Les pluies torrentielles tombées notamment dans la région de Valencia, équivalant par endroits à un an de précipitations, ont fait, selon un bilan encore provisoire, 219 morts, et semé le chaos dans de nombreuses localités, défigurées par des torrents de boue.
Dans ce contexte dramatique, les messages frauduleux se sont mêlés aux annonces officielles, au risque de provoquer une panique supplémentaire et d’entraver le travail des pompiers, policiers et services de secours sur le terrain. Un avis d’expulsion a été diffusé pour les résidents des rivières Magro et Mijares à Valence. C’était un faux : les autorités ont bien demandé aux habitants de s’éloigner de ces cours d’eau le soir du 29 octobre, mais elles ne leur ont pas imposé de quitter leur domicile plusieurs heures plus tard.
Selon les Virtual Operational Support Teams (Esov), un collectif de veille en ligne dans les situations de crise, le risque de ce type de message est de créer la panique parmi les habitants, les poussant à mettre leur vie en danger. sortie “ manière désordonnée » leurs maisons.
Un autre faux communiqué a été diffusé quelques heures après les intempéries, faisant référence à un numéro d’urgence à appeler en cas de non réponse sur la ligne officielle des secours. De quoi faire perdre du temps aux personnes en situation dangereuse. “ Ces « fausses nouvelles » nous ont posé des problèmes », a dénoncé le chef des pompiers de la région de Valence, José Miguel Basset. “ On parlait d’évacuations, de débordements, de ruptures de barrages… Rien de tout cela n’était exact et cela gênait sérieusement le travail des équipes de secours. », a-t-il ajouté.
« Discours irresponsables »
La désinformation s’est également concentrée sur la recherche de reproches, alimentée par la colère et la frustration. Avec notamment une désinformation récurrente en Espagne : le supposé « destruction de barrages » menée par le gouvernement de Pedro Sánchez, ce qui aurait aggravé la tragédie.
En Espagne, aucun grand barrage n’a été détruit ces dernières années. Seules les petites retenues d’eau en mauvais état ou inutiles ont été démolies, car susceptibles de provoquer ou d’aggraver les inondations, selon César Rodriguez, de l’association AEMS Rivières vivants.
De nombreux utilisateurs ont également profité de la catastrophe pour assurer qu’un « géoingénierie climatique », c’est-à-dire les techniques de manipulation du climat, seraient à l’origine des intempéries. Une manière, souvent, de se soustraire à la responsabilité du changement climatique. Mais la science est claire : ni les soi-disant « chemtrails » (traînées de condensation laissées par les avions) ni le projet de recherche américain HAARP (qui étudie l’ionosphère, mais ne manipule pas le climat) ne sont à l’origine des inondations.
La responsabilité du réchauffement climatique, en revanche, est établie. Selon le World Weather Attribution, un réseau de référence étudiant les phénomènes météorologiques extrêmes, les pluies qui ont frappé l’Espagne ont été 12 % plus fortes et deux fois plus probables que si le climat ne s’était pas réchauffé. « Le changement climatique tue, nous le constatons »a souligné Pedro Sánchez, fustigeant les « discours irresponsables » des climato-sceptiques.

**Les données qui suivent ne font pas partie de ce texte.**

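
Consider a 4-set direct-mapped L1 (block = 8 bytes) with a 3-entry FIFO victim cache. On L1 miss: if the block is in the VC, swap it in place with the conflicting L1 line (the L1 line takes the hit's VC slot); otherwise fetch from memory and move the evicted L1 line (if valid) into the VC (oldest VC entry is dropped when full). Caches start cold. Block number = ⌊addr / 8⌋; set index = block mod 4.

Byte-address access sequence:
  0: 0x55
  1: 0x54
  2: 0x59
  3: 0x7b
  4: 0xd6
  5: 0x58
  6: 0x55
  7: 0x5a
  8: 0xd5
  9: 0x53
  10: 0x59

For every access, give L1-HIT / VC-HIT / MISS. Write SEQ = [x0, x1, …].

SEQ = [MISS, L1-HIT, MISS, MISS, MISS, VC-HIT, VC-HIT, L1-HIT, VC-HIT, VC-HIT, L1-HIT]

  [0] addr=0x55 blk=10 s=2: MISS | VC []
  [1] addr=0x54 blk=10 s=2: L1-HIT | VC []
  [2] addr=0x59 blk=11 s=3: MISS | VC []
  [3] addr=0x7b blk=15 s=3: MISS | VC [11]
  [4] addr=0xd6 blk=26 s=2: MISS | VC [11, 10]
  [5] addr=0x58 blk=11 s=3: VC-HIT | VC [15, 10]
  [6] addr=0x55 blk=10 s=2: VC-HIT | VC [15, 26]
  [7] addr=0x5a blk=11 s=3: L1-HIT | VC [15, 26]
  [8] addr=0xd5 blk=26 s=2: VC-HIT | VC [15, 10]
  [9] addr=0x53 blk=10 s=2: VC-HIT | VC [15, 26]
  [10] addr=0x59 blk=11 s=3: L1-HIT | VC [15, 26]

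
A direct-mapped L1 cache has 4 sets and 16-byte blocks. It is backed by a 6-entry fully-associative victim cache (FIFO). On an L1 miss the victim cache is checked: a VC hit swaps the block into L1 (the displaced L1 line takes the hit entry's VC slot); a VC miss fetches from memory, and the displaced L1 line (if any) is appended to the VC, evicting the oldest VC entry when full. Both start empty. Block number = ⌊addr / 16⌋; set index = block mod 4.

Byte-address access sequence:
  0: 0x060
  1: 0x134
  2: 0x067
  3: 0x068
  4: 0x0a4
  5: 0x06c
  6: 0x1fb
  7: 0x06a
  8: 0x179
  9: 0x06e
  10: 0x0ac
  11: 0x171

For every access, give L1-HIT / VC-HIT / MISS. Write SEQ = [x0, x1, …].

#0 0x60→b6/s2 MISS; vc=[]
#1 0x134→b19/s3 MISS; vc=[]
#2 0x67→b6/s2 L1-HIT; vc=[]
#3 0x68→b6/s2 L1-HIT; vc=[]
#4 0xa4→b10/s2 MISS; vc=[6]
#5 0x6c→b6/s2 VC-HIT; vc=[10]
#6 0x1fb→b31/s3 MISS; vc=[10,19]
#7 0x6a→b6/s2 L1-HIT; vc=[10,19]
#8 0x179→b23/s3 MISS; vc=[10,19,31]
#9 0x6e→b6/s2 L1-HIT; vc=[10,19,31]
#10 0xac→b10/s2 VC-HIT; vc=[6,19,31]
#11 0x171→b23/s3 L1-HIT; vc=[6,19,31]

SEQ = [MISS, MISS, L1-HIT, L1-HIT, MISS, VC-HIT, MISS, L1-HIT, MISS, L1-HIT, VC-HIT, L1-HIT]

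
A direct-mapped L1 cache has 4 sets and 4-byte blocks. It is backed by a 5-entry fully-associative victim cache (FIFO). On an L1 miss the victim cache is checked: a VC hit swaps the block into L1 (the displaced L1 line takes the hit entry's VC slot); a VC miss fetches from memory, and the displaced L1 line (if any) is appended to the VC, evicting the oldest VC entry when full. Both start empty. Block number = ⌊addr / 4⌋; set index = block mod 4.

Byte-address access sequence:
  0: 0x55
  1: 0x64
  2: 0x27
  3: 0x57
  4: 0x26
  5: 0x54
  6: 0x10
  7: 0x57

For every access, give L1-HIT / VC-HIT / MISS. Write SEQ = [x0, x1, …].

SEQ = [MISS, MISS, MISS, VC-HIT, VC-HIT, VC-HIT, MISS, L1-HIT]

#0 0x55→b21/s1 MISS; vc=[]
#1 0x64→b25/s1 MISS; vc=[21]
#2 0x27→b9/s1 MISS; vc=[21,25]
#3 0x57→b21/s1 VC-HIT; vc=[9,25]
#4 0x26→b9/s1 VC-HIT; vc=[21,25]
#5 0x54→b21/s1 VC-HIT; vc=[9,25]
#6 0x10→b4/s0 MISS; vc=[9,25]
#7 0x57→b21/s1 L1-HIT; vc=[9,25]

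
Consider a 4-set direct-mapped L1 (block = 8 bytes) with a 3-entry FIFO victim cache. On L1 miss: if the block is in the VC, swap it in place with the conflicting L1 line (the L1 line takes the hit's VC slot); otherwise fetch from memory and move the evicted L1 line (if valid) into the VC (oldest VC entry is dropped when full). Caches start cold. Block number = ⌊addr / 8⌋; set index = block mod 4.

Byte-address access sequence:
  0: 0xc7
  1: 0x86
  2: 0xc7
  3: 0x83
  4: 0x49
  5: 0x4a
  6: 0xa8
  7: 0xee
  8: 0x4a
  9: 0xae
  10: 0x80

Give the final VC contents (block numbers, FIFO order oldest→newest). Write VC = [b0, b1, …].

  [0] addr=0xc7 blk=24 s=0: MISS | VC []
  [1] addr=0x86 blk=16 s=0: MISS | VC [24]
  [2] addr=0xc7 blk=24 s=0: VC-HIT | VC [16]
  [3] addr=0x83 blk=16 s=0: VC-HIT | VC [24]
  [4] addr=0x49 blk=9 s=1: MISS | VC [24]
  [5] addr=0x4a blk=9 s=1: L1-HIT | VC [24]
  [6] addr=0xa8 blk=21 s=1: MISS | VC [24, 9]
  [7] addr=0xee blk=29 s=1: MISS | VC [24, 9, 21]
  [8] addr=0x4a blk=9 s=1: VC-HIT | VC [24, 29, 21]
  [9] addr=0xae blk=21 s=1: VC-HIT | VC [24, 29, 9]
  [10] addr=0x80 blk=16 s=0: L1-HIT | VC [24, 29, 9]

VC = [24, 29, 9]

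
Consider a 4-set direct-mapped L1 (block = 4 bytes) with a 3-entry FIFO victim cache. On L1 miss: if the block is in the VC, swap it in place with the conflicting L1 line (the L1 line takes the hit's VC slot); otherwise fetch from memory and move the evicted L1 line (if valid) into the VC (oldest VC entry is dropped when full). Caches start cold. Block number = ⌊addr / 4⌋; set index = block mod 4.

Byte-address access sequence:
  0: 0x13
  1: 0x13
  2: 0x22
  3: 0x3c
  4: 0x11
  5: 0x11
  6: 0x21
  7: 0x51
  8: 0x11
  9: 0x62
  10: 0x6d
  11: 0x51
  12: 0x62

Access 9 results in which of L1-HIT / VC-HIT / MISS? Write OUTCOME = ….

  [0] addr=0x13 blk=4 s=0: MISS | VC []
  [1] addr=0x13 blk=4 s=0: L1-HIT | VC []
  [2] addr=0x22 blk=8 s=0: MISS | VC [4]
  [3] addr=0x3c blk=15 s=3: MISS | VC [4]
  [4] addr=0x11 blk=4 s=0: VC-HIT | VC [8]
  [5] addr=0x11 blk=4 s=0: L1-HIT | VC [8]
  [6] addr=0x21 blk=8 s=0: VC-HIT | VC [4]
  [7] addr=0x51 blk=20 s=0: MISS | VC [4, 8]
  [8] addr=0x11 blk=4 s=0: VC-HIT | VC [20, 8]
  [9] addr=0x62 blk=24 s=0: MISS | VC [20, 8, 4]
  [10] addr=0x6d blk=27 s=3: MISS | VC [8, 4, 15]
  [11] addr=0x51 blk=20 s=0: MISS | VC [4, 15, 24]
  [12] addr=0x62 blk=24 s=0: VC-HIT | VC [4, 15, 20]

OUTCOME = MISS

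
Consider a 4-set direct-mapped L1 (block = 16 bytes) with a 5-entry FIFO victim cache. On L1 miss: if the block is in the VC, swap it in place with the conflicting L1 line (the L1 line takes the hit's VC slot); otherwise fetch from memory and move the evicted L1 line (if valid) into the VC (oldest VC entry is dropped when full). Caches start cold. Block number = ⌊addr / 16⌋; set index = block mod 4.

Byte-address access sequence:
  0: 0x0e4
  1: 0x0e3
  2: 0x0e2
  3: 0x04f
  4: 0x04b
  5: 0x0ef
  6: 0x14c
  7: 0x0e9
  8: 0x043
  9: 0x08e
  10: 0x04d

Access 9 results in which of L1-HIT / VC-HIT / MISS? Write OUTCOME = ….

0: 0xe4 (blk 14, set 2) → MISS  vc=[]
1: 0xe3 (blk 14, set 2) → L1-HIT  vc=[]
2: 0xe2 (blk 14, set 2) → L1-HIT  vc=[]
3: 0x4f (blk 4, set 0) → MISS  vc=[]
4: 0x4b (blk 4, set 0) → L1-HIT  vc=[]
5: 0xef (blk 14, set 2) → L1-HIT  vc=[]
6: 0x14c (blk 20, set 0) → MISS  vc=[4]
7: 0xe9 (blk 14, set 2) → L1-HIT  vc=[4]
8: 0x43 (blk 4, set 0) → VC-HIT  vc=[20]
9: 0x8e (blk 8, set 0) → MISS  vc=[20, 4]
10: 0x4d (blk 4, set 0) → VC-HIT  vc=[20, 8]

OUTCOME = MISS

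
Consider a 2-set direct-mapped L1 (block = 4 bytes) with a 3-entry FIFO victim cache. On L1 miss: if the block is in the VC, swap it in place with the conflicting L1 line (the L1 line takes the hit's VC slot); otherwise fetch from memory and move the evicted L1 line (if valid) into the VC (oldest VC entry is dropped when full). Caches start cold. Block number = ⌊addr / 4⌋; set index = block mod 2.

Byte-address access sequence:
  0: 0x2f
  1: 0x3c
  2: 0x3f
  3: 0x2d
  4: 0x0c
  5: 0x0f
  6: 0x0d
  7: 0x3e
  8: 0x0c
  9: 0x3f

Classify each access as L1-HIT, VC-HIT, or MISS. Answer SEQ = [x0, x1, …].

#0 0x2f→b11/s1 MISS; vc=[]
#1 0x3c→b15/s1 MISS; vc=[11]
#2 0x3f→b15/s1 L1-HIT; vc=[11]
#3 0x2d→b11/s1 VC-HIT; vc=[15]
#4 0xc→b3/s1 MISS; vc=[15,11]
#5 0xf→b3/s1 L1-HIT; vc=[15,11]
#6 0xd→b3/s1 L1-HIT; vc=[15,11]
#7 0x3e→b15/s1 VC-HIT; vc=[3,11]
#8 0xc→b3/s1 VC-HIT; vc=[15,11]
#9 0x3f→b15/s1 VC-HIT; vc=[3,11]

SEQ = [MISS, MISS, L1-HIT, VC-HIT, MISS, L1-HIT, L1-HIT, VC-HIT, VC-HIT, VC-HIT]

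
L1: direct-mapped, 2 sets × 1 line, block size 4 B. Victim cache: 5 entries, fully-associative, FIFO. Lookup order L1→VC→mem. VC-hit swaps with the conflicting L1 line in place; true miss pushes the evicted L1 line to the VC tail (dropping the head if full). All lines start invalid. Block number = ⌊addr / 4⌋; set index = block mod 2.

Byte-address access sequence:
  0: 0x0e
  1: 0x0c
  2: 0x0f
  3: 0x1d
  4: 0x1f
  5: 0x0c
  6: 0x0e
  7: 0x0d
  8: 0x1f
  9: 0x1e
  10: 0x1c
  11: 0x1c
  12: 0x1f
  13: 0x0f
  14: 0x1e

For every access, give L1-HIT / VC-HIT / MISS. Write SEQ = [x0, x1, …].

  [0] addr=0xe blk=3 s=1: MISS | VC []
  [1] addr=0xc blk=3 s=1: L1-HIT | VC []
  [2] addr=0xf blk=3 s=1: L1-HIT | VC []
  [3] addr=0x1d blk=7 s=1: MISS | VC [3]
  [4] addr=0x1f blk=7 s=1: L1-HIT | VC [3]
  [5] addr=0xc blk=3 s=1: VC-HIT | VC [7]
  [6] addr=0xe blk=3 s=1: L1-HIT | VC [7]
  [7] addr=0xd blk=3 s=1: L1-HIT | VC [7]
  [8] addr=0x1f blk=7 s=1: VC-HIT | VC [3]
  [9] addr=0x1e blk=7 s=1: L1-HIT | VC [3]
  [10] addr=0x1c blk=7 s=1: L1-HIT | VC [3]
  [11] addr=0x1c blk=7 s=1: L1-HIT | VC [3]
  [12] addr=0x1f blk=7 s=1: L1-HIT | VC [3]
  [13] addr=0xf blk=3 s=1: VC-HIT | VC [7]
  [14] addr=0x1e blk=7 s=1: VC-HIT | VC [3]

SEQ = [MISS, L1-HIT, L1-HIT, MISS, L1-HIT, VC-HIT, L1-HIT, L1-HIT, VC-HIT, L1-HIT, L1-HIT, L1-HIT, L1-HIT, VC-HIT, VC-HIT]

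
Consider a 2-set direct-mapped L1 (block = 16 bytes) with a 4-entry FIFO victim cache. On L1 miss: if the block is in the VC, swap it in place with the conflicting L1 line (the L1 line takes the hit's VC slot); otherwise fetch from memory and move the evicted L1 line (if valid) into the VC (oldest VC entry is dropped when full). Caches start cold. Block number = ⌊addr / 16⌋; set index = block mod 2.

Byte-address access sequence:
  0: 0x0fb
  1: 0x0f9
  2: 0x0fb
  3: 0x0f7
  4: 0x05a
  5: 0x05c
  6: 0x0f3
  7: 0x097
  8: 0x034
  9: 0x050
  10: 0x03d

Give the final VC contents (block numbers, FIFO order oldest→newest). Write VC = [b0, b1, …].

VC = [5, 15, 9]

  [0] addr=0xfb blk=15 s=1: MISS | VC []
  [1] addr=0xf9 blk=15 s=1: L1-HIT | VC []
  [2] addr=0xfb blk=15 s=1: L1-HIT | VC []
  [3] addr=0xf7 blk=15 s=1: L1-HIT | VC []
  [4] addr=0x5a blk=5 s=1: MISS | VC [15]
  [5] addr=0x5c blk=5 s=1: L1-HIT | VC [15]
  [6] addr=0xf3 blk=15 s=1: VC-HIT | VC [5]
  [7] addr=0x97 blk=9 s=1: MISS | VC [5, 15]
  [8] addr=0x34 blk=3 s=1: MISS | VC [5, 15, 9]
  [9] addr=0x50 blk=5 s=1: VC-HIT | VC [3, 15, 9]
  [10] addr=0x3d blk=3 s=1: VC-HIT | VC [5, 15, 9]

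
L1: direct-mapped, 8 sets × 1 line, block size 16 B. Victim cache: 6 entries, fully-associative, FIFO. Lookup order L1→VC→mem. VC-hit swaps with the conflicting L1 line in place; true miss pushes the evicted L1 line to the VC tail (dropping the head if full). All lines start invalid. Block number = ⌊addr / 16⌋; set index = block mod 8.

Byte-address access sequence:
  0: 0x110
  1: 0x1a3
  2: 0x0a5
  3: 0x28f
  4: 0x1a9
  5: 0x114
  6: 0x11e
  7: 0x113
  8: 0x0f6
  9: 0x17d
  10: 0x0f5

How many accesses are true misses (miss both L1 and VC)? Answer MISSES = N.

  [0] addr=0x110 blk=17 s=1: MISS | VC []
  [1] addr=0x1a3 blk=26 s=2: MISS | VC []
  [2] addr=0xa5 blk=10 s=2: MISS | VC [26]
  [3] addr=0x28f blk=40 s=0: MISS | VC [26]
  [4] addr=0x1a9 blk=26 s=2: VC-HIT | VC [10]
  [5] addr=0x114 blk=17 s=1: L1-HIT | VC [10]
  [6] addr=0x11e blk=17 s=1: L1-HIT | VC [10]
  [7] addr=0x113 blk=17 s=1: L1-HIT | VC [10]
  [8] addr=0xf6 blk=15 s=7: MISS | VC [10]
  [9] addr=0x17d blk=23 s=7: MISS | VC [10, 15]
  [10] addr=0xf5 blk=15 s=7: VC-HIT | VC [10, 23]

MISSES = 6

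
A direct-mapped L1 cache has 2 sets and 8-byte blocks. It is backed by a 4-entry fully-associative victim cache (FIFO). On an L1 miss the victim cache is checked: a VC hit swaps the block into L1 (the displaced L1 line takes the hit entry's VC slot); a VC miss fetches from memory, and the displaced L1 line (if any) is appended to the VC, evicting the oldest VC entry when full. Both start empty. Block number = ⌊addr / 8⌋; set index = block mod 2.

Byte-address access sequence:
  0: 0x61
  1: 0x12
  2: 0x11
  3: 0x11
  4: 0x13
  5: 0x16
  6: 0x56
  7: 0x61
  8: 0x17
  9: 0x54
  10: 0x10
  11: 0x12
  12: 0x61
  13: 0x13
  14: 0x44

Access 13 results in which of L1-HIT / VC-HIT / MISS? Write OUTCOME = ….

#0 0x61→b12/s0 MISS; vc=[]
#1 0x12→b2/s0 MISS; vc=[12]
#2 0x11→b2/s0 L1-HIT; vc=[12]
#3 0x11→b2/s0 L1-HIT; vc=[12]
#4 0x13→b2/s0 L1-HIT; vc=[12]
#5 0x16→b2/s0 L1-HIT; vc=[12]
#6 0x56→b10/s0 MISS; vc=[12,2]
#7 0x61→b12/s0 VC-HIT; vc=[10,2]
#8 0x17→b2/s0 VC-HIT; vc=[10,12]
#9 0x54→b10/s0 VC-HIT; vc=[2,12]
#10 0x10→b2/s0 VC-HIT; vc=[10,12]
#11 0x12→b2/s0 L1-HIT; vc=[10,12]
#12 0x61→b12/s0 VC-HIT; vc=[10,2]
#13 0x13→b2/s0 VC-HIT; vc=[10,12]
#14 0x44→b8/s0 MISS; vc=[10,12,2]

OUTCOME = VC-HIT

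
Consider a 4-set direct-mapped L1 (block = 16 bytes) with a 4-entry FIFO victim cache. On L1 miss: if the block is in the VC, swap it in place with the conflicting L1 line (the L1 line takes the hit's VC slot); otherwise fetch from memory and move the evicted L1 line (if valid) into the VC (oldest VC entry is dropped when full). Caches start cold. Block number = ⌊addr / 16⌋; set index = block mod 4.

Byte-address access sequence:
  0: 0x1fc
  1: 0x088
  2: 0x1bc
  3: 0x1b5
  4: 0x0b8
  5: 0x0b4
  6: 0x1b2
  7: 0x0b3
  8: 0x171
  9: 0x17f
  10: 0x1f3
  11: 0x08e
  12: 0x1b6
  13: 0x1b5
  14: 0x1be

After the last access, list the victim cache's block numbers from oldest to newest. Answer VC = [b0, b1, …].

VC = [23, 31, 11]

  [0] addr=0x1fc blk=31 s=3: MISS | VC []
  [1] addr=0x88 blk=8 s=0: MISS | VC []
  [2] addr=0x1bc blk=27 s=3: MISS | VC [31]
  [3] addr=0x1b5 blk=27 s=3: L1-HIT | VC [31]
  [4] addr=0xb8 blk=11 s=3: MISS | VC [31, 27]
  [5] addr=0xb4 blk=11 s=3: L1-HIT | VC [31, 27]
  [6] addr=0x1b2 blk=27 s=3: VC-HIT | VC [31, 11]
  [7] addr=0xb3 blk=11 s=3: VC-HIT | VC [31, 27]
  [8] addr=0x171 blk=23 s=3: MISS | VC [31, 27, 11]
  [9] addr=0x17f blk=23 s=3: L1-HIT | VC [31, 27, 11]
  [10] addr=0x1f3 blk=31 s=3: VC-HIT | VC [23, 27, 11]
  [11] addr=0x8e blk=8 s=0: L1-HIT | VC [23, 27, 11]
  [12] addr=0x1b6 blk=27 s=3: VC-HIT | VC [23, 31, 11]
  [13] addr=0x1b5 blk=27 s=3: L1-HIT | VC [23, 31, 11]
  [14] addr=0x1be blk=27 s=3: L1-HIT | VC [23, 31, 11]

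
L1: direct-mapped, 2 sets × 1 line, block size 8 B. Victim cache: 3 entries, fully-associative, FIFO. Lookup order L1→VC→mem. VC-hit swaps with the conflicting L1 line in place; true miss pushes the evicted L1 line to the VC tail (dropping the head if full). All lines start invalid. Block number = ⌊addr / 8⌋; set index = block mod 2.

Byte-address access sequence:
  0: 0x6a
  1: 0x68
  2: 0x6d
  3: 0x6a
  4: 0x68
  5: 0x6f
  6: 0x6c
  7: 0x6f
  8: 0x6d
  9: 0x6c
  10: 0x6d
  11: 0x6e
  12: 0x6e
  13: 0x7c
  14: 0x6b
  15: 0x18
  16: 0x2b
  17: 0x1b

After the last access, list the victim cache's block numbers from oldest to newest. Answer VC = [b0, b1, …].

#0 0x6a→b13/s1 MISS; vc=[]
#1 0x68→b13/s1 L1-HIT; vc=[]
#2 0x6d→b13/s1 L1-HIT; vc=[]
#3 0x6a→b13/s1 L1-HIT; vc=[]
#4 0x68→b13/s1 L1-HIT; vc=[]
#5 0x6f→b13/s1 L1-HIT; vc=[]
#6 0x6c→b13/s1 L1-HIT; vc=[]
#7 0x6f→b13/s1 L1-HIT; vc=[]
#8 0x6d→b13/s1 L1-HIT; vc=[]
#9 0x6c→b13/s1 L1-HIT; vc=[]
#10 0x6d→b13/s1 L1-HIT; vc=[]
#11 0x6e→b13/s1 L1-HIT; vc=[]
#12 0x6e→b13/s1 L1-HIT; vc=[]
#13 0x7c→b15/s1 MISS; vc=[13]
#14 0x6b→b13/s1 VC-HIT; vc=[15]
#15 0x18→b3/s1 MISS; vc=[15,13]
#16 0x2b→b5/s1 MISS; vc=[15,13,3]
#17 0x1b→b3/s1 VC-HIT; vc=[15,13,5]

VC = [15, 13, 5]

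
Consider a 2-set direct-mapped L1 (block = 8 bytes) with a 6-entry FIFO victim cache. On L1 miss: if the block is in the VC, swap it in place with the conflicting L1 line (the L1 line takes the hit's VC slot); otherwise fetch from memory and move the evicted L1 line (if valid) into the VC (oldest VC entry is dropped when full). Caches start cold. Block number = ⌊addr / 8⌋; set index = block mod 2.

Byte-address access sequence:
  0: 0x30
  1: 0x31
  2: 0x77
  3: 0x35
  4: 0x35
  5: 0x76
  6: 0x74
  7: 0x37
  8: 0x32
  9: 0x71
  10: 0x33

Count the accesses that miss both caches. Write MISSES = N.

MISSES = 2

#0 0x30→b6/s0 MISS; vc=[]
#1 0x31→b6/s0 L1-HIT; vc=[]
#2 0x77→b14/s0 MISS; vc=[6]
#3 0x35→b6/s0 VC-HIT; vc=[14]
#4 0x35→b6/s0 L1-HIT; vc=[14]
#5 0x76→b14/s0 VC-HIT; vc=[6]
#6 0x74→b14/s0 L1-HIT; vc=[6]
#7 0x37→b6/s0 VC-HIT; vc=[14]
#8 0x32→b6/s0 L1-HIT; vc=[14]
#9 0x71→b14/s0 VC-HIT; vc=[6]
#10 0x33→b6/s0 VC-HIT; vc=[14]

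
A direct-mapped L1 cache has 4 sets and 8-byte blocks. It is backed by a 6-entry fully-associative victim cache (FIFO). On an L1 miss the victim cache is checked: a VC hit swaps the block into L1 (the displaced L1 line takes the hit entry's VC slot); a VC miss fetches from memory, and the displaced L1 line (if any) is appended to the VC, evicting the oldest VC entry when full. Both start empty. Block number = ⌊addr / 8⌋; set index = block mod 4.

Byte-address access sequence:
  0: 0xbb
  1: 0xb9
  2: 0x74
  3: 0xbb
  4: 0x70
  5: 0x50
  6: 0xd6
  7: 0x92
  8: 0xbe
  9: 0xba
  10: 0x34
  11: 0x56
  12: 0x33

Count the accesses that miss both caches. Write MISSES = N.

0: 0xbb (blk 23, set 3) → MISS  vc=[]
1: 0xb9 (blk 23, set 3) → L1-HIT  vc=[]
2: 0x74 (blk 14, set 2) → MISS  vc=[]
3: 0xbb (blk 23, set 3) → L1-HIT  vc=[]
4: 0x70 (blk 14, set 2) → L1-HIT  vc=[]
5: 0x50 (blk 10, set 2) → MISS  vc=[14]
6: 0xd6 (blk 26, set 2) → MISS  vc=[14, 10]
7: 0x92 (blk 18, set 2) → MISS  vc=[14, 10, 26]
8: 0xbe (blk 23, set 3) → L1-HIT  vc=[14, 10, 26]
9: 0xba (blk 23, set 3) → L1-HIT  vc=[14, 10, 26]
10: 0x34 (blk 6, set 2) → MISS  vc=[14, 10, 26, 18]
11: 0x56 (blk 10, set 2) → VC-HIT  vc=[14, 6, 26, 18]
12: 0x33 (blk 6, set 2) → VC-HIT  vc=[14, 10, 26, 18]

MISSES = 6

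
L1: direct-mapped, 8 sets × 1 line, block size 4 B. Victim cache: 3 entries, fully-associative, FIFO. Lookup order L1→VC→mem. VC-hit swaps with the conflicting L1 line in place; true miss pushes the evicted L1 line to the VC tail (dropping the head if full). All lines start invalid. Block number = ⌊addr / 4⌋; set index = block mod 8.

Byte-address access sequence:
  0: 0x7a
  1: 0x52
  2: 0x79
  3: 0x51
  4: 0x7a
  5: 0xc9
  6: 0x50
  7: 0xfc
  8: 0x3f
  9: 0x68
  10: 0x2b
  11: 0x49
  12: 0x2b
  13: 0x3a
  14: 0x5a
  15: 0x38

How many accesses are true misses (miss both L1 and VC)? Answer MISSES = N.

0: 0x7a (blk 30, set 6) → MISS  vc=[]
1: 0x52 (blk 20, set 4) → MISS  vc=[]
2: 0x79 (blk 30, set 6) → L1-HIT  vc=[]
3: 0x51 (blk 20, set 4) → L1-HIT  vc=[]
4: 0x7a (blk 30, set 6) → L1-HIT  vc=[]
5: 0xc9 (blk 50, set 2) → MISS  vc=[]
6: 0x50 (blk 20, set 4) → L1-HIT  vc=[]
7: 0xfc (blk 63, set 7) → MISS  vc=[]
8: 0x3f (blk 15, set 7) → MISS  vc=[63]
9: 0x68 (blk 26, set 2) → MISS  vc=[63, 50]
10: 0x2b (blk 10, set 2) → MISS  vc=[63, 50, 26]
11: 0x49 (blk 18, set 2) → MISS  vc=[50, 26, 10]
12: 0x2b (blk 10, set 2) → VC-HIT  vc=[50, 26, 18]
13: 0x3a (blk 14, set 6) → MISS  vc=[26, 18, 30]
14: 0x5a (blk 22, set 6) → MISS  vc=[18, 30, 14]
15: 0x38 (blk 14, set 6) → VC-HIT  vc=[18, 30, 22]

MISSES = 10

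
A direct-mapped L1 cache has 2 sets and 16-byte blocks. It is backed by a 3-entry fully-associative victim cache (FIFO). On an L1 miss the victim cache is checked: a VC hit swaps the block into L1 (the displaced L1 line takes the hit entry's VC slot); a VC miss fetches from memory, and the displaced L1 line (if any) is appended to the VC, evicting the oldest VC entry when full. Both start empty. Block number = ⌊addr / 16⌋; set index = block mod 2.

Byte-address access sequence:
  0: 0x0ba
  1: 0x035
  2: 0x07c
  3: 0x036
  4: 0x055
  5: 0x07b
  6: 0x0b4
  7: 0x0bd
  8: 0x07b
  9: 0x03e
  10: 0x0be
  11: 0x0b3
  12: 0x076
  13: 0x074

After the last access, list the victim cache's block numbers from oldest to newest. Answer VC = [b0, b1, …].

0: 0xba (blk 11, set 1) → MISS  vc=[]
1: 0x35 (blk 3, set 1) → MISS  vc=[11]
2: 0x7c (blk 7, set 1) → MISS  vc=[11, 3]
3: 0x36 (blk 3, set 1) → VC-HIT  vc=[11, 7]
4: 0x55 (blk 5, set 1) → MISS  vc=[11, 7, 3]
5: 0x7b (blk 7, set 1) → VC-HIT  vc=[11, 5, 3]
6: 0xb4 (blk 11, set 1) → VC-HIT  vc=[7, 5, 3]
7: 0xbd (blk 11, set 1) → L1-HIT  vc=[7, 5, 3]
8: 0x7b (blk 7, set 1) → VC-HIT  vc=[11, 5, 3]
9: 0x3e (blk 3, set 1) → VC-HIT  vc=[11, 5, 7]
10: 0xbe (blk 11, set 1) → VC-HIT  vc=[3, 5, 7]
11: 0xb3 (blk 11, set 1) → L1-HIT  vc=[3, 5, 7]
12: 0x76 (blk 7, set 1) → VC-HIT  vc=[3, 5, 11]
13: 0x74 (blk 7, set 1) → L1-HIT  vc=[3, 5, 11]

VC = [3, 5, 11]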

Mais la désinformation ne se nourrit pas seulement de colère ou de négationnisme : elle puise aussi dans la tristesse, comme le suggère cette image d’un pompier qui, selon des messages viraux, « pleuré » après être ressorti « dévasté » du parking souterrain du centre commercial Bonaire. Ce vaste complexe de la banlieue de Valence a suscité l’inquiétude pendant plusieurs jours, avec des messages viraux évoquant la possible présence, dans son sous-sol complètement inondé, de centaines de voitures et de victimes.
« De fausses informations ont circulé, prétendant qu’il y avait beaucoup de corps : ce n’était pas vrai. a assuré mardi le directeur de la police nationale, Francisco Pardo, précisant qu’aucun corps n’y avait finalement été découvert. L’auteur de la photo virale du pompier sur internet a, de son côté, précisé que ce dernier ne pleurait pas, mais était simplement fatigué.